Mr. George Witt, F.R.S., the collector of these curiosities of human error, was a surgeon who had lived much in Australia, and who, on his return from the Colonies, had retired to a provincial town in England, where, at first, he amused his leisure by gathering a small museum of natural history. Of that collection I remember to have seen a printed catalogue, but I imagine that he sold it in his lifetime, as no part of his objects of natural history came, with his other and much more eccentric museum, to the augmentation of the public stores. Towards the close of his life he lived in London, and used to amuse himself by exhibiting, and by lecturing upon, what he regarded as the more racy portion of his later collections. He chose (I am told) the hour of eleven o’clock on Sunday morning for such peculiar expositions, but I do not think that these ‘Sunday Lectures’ were regarded, either by the man who gave them or by his auditors, as especially fitted for ‘the instruction of the working classes.’
The Christy Museum and its founder’s history.

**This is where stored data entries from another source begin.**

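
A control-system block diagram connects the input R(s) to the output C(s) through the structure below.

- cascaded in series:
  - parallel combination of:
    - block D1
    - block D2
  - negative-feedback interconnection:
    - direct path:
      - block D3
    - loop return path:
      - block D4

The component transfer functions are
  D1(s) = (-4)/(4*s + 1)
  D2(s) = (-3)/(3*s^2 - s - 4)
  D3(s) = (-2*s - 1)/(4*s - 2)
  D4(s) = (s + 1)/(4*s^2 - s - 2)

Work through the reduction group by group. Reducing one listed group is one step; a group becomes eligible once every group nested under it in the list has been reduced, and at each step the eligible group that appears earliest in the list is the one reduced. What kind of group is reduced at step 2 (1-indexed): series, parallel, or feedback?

1. reduce the parallel group D1, D2
2. reduce the feedback loop with forward D3 and return D4
3. series reduction of (D1+D2), [D3/(1+D3*D4)]
So the answer for step 2 is feedback.

Hence the answer: feedback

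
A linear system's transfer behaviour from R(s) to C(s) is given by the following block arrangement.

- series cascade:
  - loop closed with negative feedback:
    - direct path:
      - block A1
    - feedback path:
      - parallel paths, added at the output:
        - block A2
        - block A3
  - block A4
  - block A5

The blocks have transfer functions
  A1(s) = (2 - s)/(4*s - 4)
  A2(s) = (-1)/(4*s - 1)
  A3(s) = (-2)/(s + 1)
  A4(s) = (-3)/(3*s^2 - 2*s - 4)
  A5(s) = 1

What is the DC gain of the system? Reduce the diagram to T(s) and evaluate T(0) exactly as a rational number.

Step 1: reduce the parallel group A2, A3 gives (1 - 9*s)/(4*s^2 + 3*s - 1)
Step 2: feedback reduction of A1, (A2+A3) gives (-4*s^3 + 5*s^2 + 7*s - 2)/(16*s^3 + 5*s^2 - 35*s + 6)
Step 3: series reduction of [A1/(1+A1*(A2+A3))], A4, A5 gives (12*s^3 - 15*s^2 - 21*s + 6)/(48*s^5 - 17*s^4 - 179*s^3 + 68*s^2 + 128*s - 24)
The step-3 result is T(s). Setting s = 0: T(0) = 6/(-24) = -1/4.

Answer: -1/4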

Of a very different calibre to Mr. George Witt was the donor of the noble Museum of Ethnography which, for want of room at Bloomsbury, still occupies the late donor’s dwelling-house, almost two miles off. It is not too much to say of Henry Christy, that he was both an illustrious man of science and an eminent Christian. The man whose fame as a searcher into antiquity is spread alike over Europe and America, is also remembered in many Irish cabins as one who was willing to spend, lavishly, his health and strength, as well as his money, in lifting up, from squalid beds of straw and filth, poor creatures stricken at once with famine and with fever, and so stricken as sometimes to have almost lost the semblance of humanity. He is also remembered by Algerian peasants, by West African negroes, and by Canadian Indians for like deeds of beneficence. When Prussian insolence and Prussian barbarity struck down Danes who were defending hearth and home, Christy was again the open-handed benefactor of the oppressed. When Turks were, in like manner, beating down by sheer brute force the Druses of Syria, Henry Christy was relieving the distressed and the down-trodden in the East, with no less liberality than he had evinced a little while before in relieving them in the North of Europe.